Back in the apartment, Maya made tea. They sat at her small table, steam rising between them. Leila’s sketchbooks and the painting were stacked against the wall, a new archive. The silence was different now. The frantic energy was spent. What remained was a hollow, echoing space.

“He was right,” Leila said finally, her voice raw. “About the painting.”

Maya looked at the canvas, propped against her bookshelf. “It’s beautiful.”

“It’s empty. I was always trying to paint the world without myself in it. Because I didn’t belong in it. I was just… recording the set dressing.”

“And now?” Maya asked softly.

Leila looked at her own hands on the chipped mug. The ink stains. The hands that had touched Maya, that had defied her father, that now held only this cheap ceramic. “Now I have to figure out how to put myself in the picture. And I don’t know how.”

Maya got up, came around the table, and knelt beside Leila’s chair. She took Leila’s face in her hands. Her thumbs wiped away the last traces of tears. “You already are,” she said. “You’re here.

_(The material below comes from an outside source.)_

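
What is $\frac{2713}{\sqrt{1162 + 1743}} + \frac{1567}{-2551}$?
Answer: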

With me. That’s not set dressing, Leila. That’s the whole fucking painting.”

She kissed her then. It tasted of salt and black tea and a future that was terrifyingly blank. Leila kissed her back, pouring every ounce of her confusion, her loss, her fragile, terrifying hope into it. This was her canvas now. This woman’s mouth, this small room, this unknown hour. Empty of everything except what she dared to put inside it.